False Sharing
Due to how caching works in modern processors, multiple threads accessing values stored consecutively in memory can result in false sharing where threads do not have truly parallel access which impacts performance. To avoid this, it is recommended that data parallel workloads are subdivided, such that consecutive elements are assigned to the same thread. This would typically be achieved via selecting a larger chunk size, or switching the order of a nested loop.
Other approaches may involve padding structures, by adding redundant variables, to ensure that variables fall into different cache lines. Several compilers also provide methods to hint how memory should be aligned.
Example Code
In the below example the outer loop on the variable i
has been parellelised over the outer loop, when filling a 1000x1000 matrix. It is structured such that the inner loop does not access consecutive values. Therefore by parallelising the outer loop, it is likely that false sharing will occur as threads with consecutive values of i
will access consecutive variables in memory.

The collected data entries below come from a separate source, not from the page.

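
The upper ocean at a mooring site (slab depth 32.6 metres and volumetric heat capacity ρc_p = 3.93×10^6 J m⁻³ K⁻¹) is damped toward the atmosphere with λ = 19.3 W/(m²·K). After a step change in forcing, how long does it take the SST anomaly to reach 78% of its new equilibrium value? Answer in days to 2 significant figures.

120 days

Areal heat capacity C = ρc_p × D = 3.93×10^6 × 32.6 = 1.28×10^8 J m⁻² K⁻¹.
τ = C / λ = 1.28×10^8 / 19.3 = 6.64×10^6 s.
Fraction reached: 1 − e^(−t/τ) = 0.78 ⇒ t = −τ ln(1 − 0.78) = τ × 1.51.
t = 1.01×10^7 s = 116 days.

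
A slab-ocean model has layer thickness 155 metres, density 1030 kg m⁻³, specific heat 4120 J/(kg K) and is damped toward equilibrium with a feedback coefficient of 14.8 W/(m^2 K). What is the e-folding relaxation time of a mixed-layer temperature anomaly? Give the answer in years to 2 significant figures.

1.4 years

Areal heat capacity C = ρ c_p D = 1030 × 4120 × 155 = 6.58×10^8 J/(m^2 K).
Relaxation time τ = C / λ = 6.58×10^8 / 14.8 = 4.44×10^7 s.
In years: 4.44×10^7 s / (3.156×10^7 s/year) = 1.41 years.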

const int N = 1000; // Matrix size
// Allocate a 2D matrix as a flattened 1D array
double *matrix = (double*)malloc(N * N * sizeof(double));
// Parallel loop with potential for false sharing
#pragma omp parallel for
for (int i = 0; i < N; ++i) {
for (int j = 0; j < N; ++j) {
matrix[j * N + i] = i + j;
}
}
By changing the order in which matrix
is accessed by i
and j
, such that each inner loop iterates consecutive variables, the potential for false sharing in this scenario can be greatly reduced.
matrix[i * N + j] = i + j;
In this scenario reducing the potential for false sharing produced a 4x speedup when tested.
Example Benchmark
The below code provides expands the above example into a simple benchmark.
#include <cstdlib>
#include <iostream>
#include <omp.h>
#include <ostream>
int main() {
const int N = 1000; // Matrix size
const int num_threads = 8;
// Allocate a 2D matrix as a flattened 1D array
double *matrix = (double*)malloc(N * N * sizeof(double));
// Warmup, this ensures OpenMP is initialised before timing execution
#pragma omp parallel for num_threads(num_threads)

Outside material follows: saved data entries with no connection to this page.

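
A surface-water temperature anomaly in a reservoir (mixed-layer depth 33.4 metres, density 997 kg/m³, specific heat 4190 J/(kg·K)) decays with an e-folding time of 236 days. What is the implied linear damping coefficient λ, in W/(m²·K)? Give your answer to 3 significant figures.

Areal heat capacity C = ρ c_p D = 997 × 4190 × 33.4 = 1.40×10^8 J/(m^2 K).
τ = 236 days = 2.04×10^7 s.
λ = C / τ = 1.40×10^8 / 2.04×10^7 = 6.84 W/(m²·K).

6.84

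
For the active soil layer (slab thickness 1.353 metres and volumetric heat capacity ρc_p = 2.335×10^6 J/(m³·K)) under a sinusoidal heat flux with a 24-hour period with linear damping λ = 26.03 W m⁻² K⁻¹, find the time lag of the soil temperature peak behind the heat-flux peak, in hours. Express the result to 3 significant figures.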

for (int i = 0; i < N * N; ++i) {
matrix[i] = 0;
}
// Benchmarking
const int iterations = 10;
double total_time_without = 0.0, total_time_with = 0.0;
for (int iter = 0; iter < iterations; ++iter) {
double start_time = omp_get_wtime();
// Parallel loop with potential for false sharing
#pragma omp parallel for num_threads(num_threads)
for (int i = 0; i < N; ++i) {
for (int j = 0; j < N; ++j) {
matrix[j * N + i] = i + j;
}
}
double mid_time = omp_get_wtime();
// Parallel loop without potential for false sharing
#pragma omp parallel for num_threads(num_threads)
for (int i = 0; i < N; ++i) {
for (int j = 0; j < N; ++j) {
matrix[i * N + j] = i + j;
}
}
double end_time = omp_get_wtime();
// Process timing
total_time_with += (mid_time - start_time);
total_time_without += (end_time - mid_time);
}
// Print the elapsed time
std::cout << "Elapsed time with: " << total_time_with << " seconds" << std::endl;
std::cout << "Elapsed time without: " << total_time_without << " seconds ";
std::cout << "(" << total_time_with/total_time_without << "x faster)" << std::endl;
return EXIT_SUCCESS;
}
#ifndef _OPENMP
#error This benchmark requires OpenMP support, ensure it is enabled inside compile settings
#endif
In testing this produced the following results
Elapsed time with: 0.0131083 seconds
Elapsed time without: 0.0030481 seconds (4.30048x faster)
Reordering accesses of matrix
to avoid false sharing executed over 4x faster.
The Technical Detail
Modern processors do not directly access variables inside a computers RAM, instead variables are loaded through layers of caches. These caches, L1, L2 & L3 increase in size and get slower with their number. Each CPU core (which can be considered a proxy for a thread), Some of these caches (e.g. L1) are per-core, whereas others (e.g. L3) are shared by all cores CPU.
When a variable is accessed, a full 64 byte cache-line is loaded from the RAM (a typical variable is 4 or 8 bytes). This is stored first in the shared L3 cache, then L2 and subsequently L1 for the relevant CPU core (computation is performed directly in the registers). If a second CPU core, accesses a variable in this same 64 byte cache-line, it will have to load the same cache line either from RAM or the shared L3 cache in to it’s own L1 cache and registers.
As each CPU core using that cache line holds a unique copy in their L1, if one core modifies a variable the cache line is invalidated in all the other cores. This forces them to reload the entire cache line before they can use it again.
If a 64 byte cache line contains 4-byte integers, it could be false shared by as many as 16 CPU cores simultaneously, causing the cache line be reloaded from memory 15 additional times. If instead, each core were assigned data from a unique cache-line, these redundant reloads would be avoided.